Die reduzierte Bodenbearbeitung bietet eine Möglichkeit, Humus im Oberboden anzureichern und so die Bodenstruktur zu verbessern. Der Boden wird widerstandsfähiger gegenüber Erosion und das Bodenleben wird gefördert. Als reduzierte Bodenbearbeitung bezeichnet man dabei alle Grundbodenbearbeitungen, die weniger intensiv als das konventionelle Pflugverfahren arbeiten. Synonym werden auch die Begriffe Minimalbodenbearbeitung oder konservierende Bodenbearbeitung verwendet. Die Reduktion der Arbeitstiefe gehört ebenso dazu wie die Nutzung von nichtwendenden Maschinen, die den Boden zwar lockern, aber nicht vollständig kehren. Die Kür ist die Direktsaat (Englisch "No-till"), bei der ein Saatschlitz die gesamte Bodenbearbeitung darstellt.
Da sich die klimatischen Verhältnisse in Mitteleuropa stark von den Hauptnutzungsgebieten der pionierhaften No-Till-Systeme unterscheiden, müssen für die hiesigen Verhältnisse neue Strategien und Maschinen entwickelt werden. Seit ungefähr 30 Jahren sind Maschinenbauer und einzelne Visionäre dabei, die Techniken voranzutreiben. Mittlerweile gibt es auf dem Markt verschiedene Modelle für eine konservierende Bodenbearbeitung, die Herausforderungen liegen jedoch in der Anwendung. So ist nicht zuletzt die Erfahrung der Landwirte mit den Verhältnissen vor Ort entscheidend für einen erfolgreichen Einsatz von reduzierten Bodenbearbeitungssystemen.

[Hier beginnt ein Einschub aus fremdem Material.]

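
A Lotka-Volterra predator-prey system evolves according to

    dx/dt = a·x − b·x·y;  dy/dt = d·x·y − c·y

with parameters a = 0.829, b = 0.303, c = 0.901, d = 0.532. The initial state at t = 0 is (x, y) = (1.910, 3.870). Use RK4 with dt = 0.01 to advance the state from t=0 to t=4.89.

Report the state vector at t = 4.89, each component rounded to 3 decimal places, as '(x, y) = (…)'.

t=0.000: state=(1.910, 3.870)
step 1 (dt=0.01): k1=(-0.656, 0.446), k2=(-0.656, 0.439), k3=(-0.656, 0.439), k4=(-0.657, 0.432); state += dt/6·(k1+2k2+2k3+k4)
t=0.010: state=(1.903, 3.874)
t=0.020: state=(1.897, 3.879)
t=0.030: state=(1.890, 3.883)
continuing one RK4 step at a time; state shown every 20 steps (Δt=0.2):
t=0.200: state=(1.779, 3.933)
t=0.400: state=(1.654, 3.942)
t=0.600: state=(1.539, 3.901)
t=0.800: state=(1.437, 3.816)
t=1.000: state=(1.351, 3.696)
t=1.200: state=(1.280, 3.550)
t=1.400: state=(1.225, 3.387)
t=1.600: state=(1.183, 3.214)
t=1.800: state=(1.156, 3.040)
t=2.000: state=(1.141, 2.868)
t=2.200: state=(1.137, 2.703)
t=2.400: state=(1.145, 2.549)
t=2.600: state=(1.163, 2.406)
t=2.800: state=(1.191, 2.277)
t=3.000: state=(1.229, 2.163)
t=3.200: state=(1.276, 2.064)
t=3.400: state=(1.333, 1.980)
t=3.600: state=(1.399, 1.912)
t=3.800: state=(1.473, 1.860)
t=4.000: state=(1.555, 1.825)
t=4.200: state=(1.644, 1.806)
t=4.400: state=(1.740, 1.806)
t=4.600: state=(1.840, 1.824)
t=4.800: state=(1.942, 1.863)
t=4.890: state=(1.988, 1.887)

(x, y) = (1.988, 1.887)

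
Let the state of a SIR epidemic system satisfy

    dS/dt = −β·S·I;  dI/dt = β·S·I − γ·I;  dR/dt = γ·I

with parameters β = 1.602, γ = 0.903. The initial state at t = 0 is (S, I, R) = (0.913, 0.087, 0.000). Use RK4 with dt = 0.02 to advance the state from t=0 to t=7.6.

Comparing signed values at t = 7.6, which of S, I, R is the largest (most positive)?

t=0.000: state=(0.913, 0.087, 0.000)
step 1 (dt=0.02): k1=(-0.127, 0.049, 0.079), k2=(-0.128, 0.049, 0.079), k3=(-0.128, 0.049, 0.079), k4=(-0.128, 0.049, 0.079); state += dt/6·(k1+2k2+2k3+k4)
t=0.020: state=(0.910, 0.088, 0.002)
t=0.040: state=(0.908, 0.089, 0.003)
t=0.060: state=(0.905, 0.090, 0.005)
continuing one RK4 step at a time; state shown every 25 steps (Δt=0.5):
t=0.500: state=(0.843, 0.112, 0.045)
t=1.000: state=(0.763, 0.136, 0.101)
t=1.500: state=(0.679, 0.154, 0.167)
t=2.000: state=(0.598, 0.163, 0.239)
t=2.500: state=(0.524, 0.163, 0.313)
t=3.000: state=(0.461, 0.154, 0.385)
t=3.500: state=(0.410, 0.139, 0.451)
t=4.000: state=(0.370, 0.121, 0.510)
t=4.500: state=(0.338, 0.102, 0.560)
t=5.000: state=(0.314, 0.084, 0.602)
t=5.500: state=(0.295, 0.068, 0.636)
t=6.000: state=(0.281, 0.055, 0.664)
t=6.500: state=(0.270, 0.044, 0.686)
t=7.000: state=(0.262, 0.034, 0.704)
t=7.500: state=(0.256, 0.027, 0.717)
t=7.600: state=(0.255, 0.026, 0.720)
compare at T: S=0.255, I=0.026, R=0.720

largest component: R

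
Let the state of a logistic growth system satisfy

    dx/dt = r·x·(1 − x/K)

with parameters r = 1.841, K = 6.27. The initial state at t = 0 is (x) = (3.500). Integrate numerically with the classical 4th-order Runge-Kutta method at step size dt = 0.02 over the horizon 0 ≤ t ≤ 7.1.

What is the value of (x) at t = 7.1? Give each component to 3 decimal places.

t=0.000: state=(3.500)
step 1 (dt=0.02): k1=(2.847), k2=(2.840), k3=(2.840), k4=(2.834); state += dt/6·(k1+2k2+2k3+k4)
t=0.020: state=(3.557)
t=0.040: state=(3.613)
t=0.060: state=(3.670)
continuing one RK4 step at a time; state shown every 25 steps (Δt=0.5):
t=0.500: state=(4.767)
t=1.000: state=(5.571)
t=1.500: state=(5.971)
t=2.000: state=(6.148)
t=2.500: state=(6.221)
t=3.000: state=(6.250)
t=3.500: state=(6.262)
t=4.000: state=(6.267)
t=4.500: state=(6.269)
t=5.000: state=(6.270)
t=5.500: state=(6.270)
t=6.000: state=(6.270)
t=6.500: state=(6.270)
t=7.000: state=(6.270)
t=7.100: state=(6.270)

(x) = (6.270)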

Im Biolandbau sind die Herausforderungen, die die pfluglose Bodenbearbeitung mit sich bringt, nochmals verschärft. Das Pflügen wird nicht nur zum Lockern des Bodens eingesetzt. Mit ihm werden auch Unkräuter zu einem grossen Teil reguliert und die Humusmineralisierung im Frühjahr stimuliert. Die angebauten Kulturen profitieren in der Wachstumsperiode von dem durchs Pflügen freigesetzten Stickstoff und dem geringen Unkrautdruck. Fällt dies aufgrund einer Minimalbodenbearbeitung weg, kann eine Zunahme der Beikräuter Erträge reduzieren und langfristig Probleme schaffen. Um dies zu verhindern, ist die Umstellung des gesamten Systems notwendig: Fruchtfolge, Düngung und mechanische Beikrautregulierung gewinnen an Wichtigkeit
Die Auswirkungen der konservierenden Bodenbearbeitung werden am FiBL durch langjährige Exaktversuche und in Zusammenarbeit mit Landwirten in Streifenversuchen beobachtet. Dafür wurden an zwei verschiedenen Standorten Langzeitversuche etabliert, in die verschiedene Forschungsprojekte eingebunden sind.
Der Versuch in Frick wurde im Herbst 2002 als Streifen-Spaltanlage mit den Faktoren Bodenbearbeitung (reduziert vs. Pflug), Düngung (Mistkompost/Gülle vs. Vollgülle) und biodynamische Präparate (mit vs. ohne) nach Biorichtlinien angelegt. Der Boden ist eine stark tonhaltige (45-55%) Braunerde. Zusammen mit etwa 1000 mm Niederschlag und einer mittleren Jahrestemperatur von rund 10°C ist dies ein viehbetonter Standort mit hohem Zwischenfutteranteil. Die fünfgliedrige Fruchtfolge umfasst daher Winterweizen – Silomais/Sonnenblumen – Dinkel – Kleegras – Kleegras.
Der Versuch in Aesch wurde 2010 als Block-Spaltanlage mit den Faktoren Bodenbearbeitung (reduziert vs. Pflug) und Düngung (Gülle und Mineraldünger in zwei Düngungsstufen, ungedüngte Kontrolle) angelegt. Der günstige Standort auf Löss (Parabraunerde) mit einem Jahresniederschlag von 977 mm und einer Jahresdurchschnittstemperatur von 10.5°C erlaubt gute Ernten in der Fruchtfolge Silomais – Leguminose (Ackerbohne, Erbsenmischkultur) – Winterweizen – Kleegras.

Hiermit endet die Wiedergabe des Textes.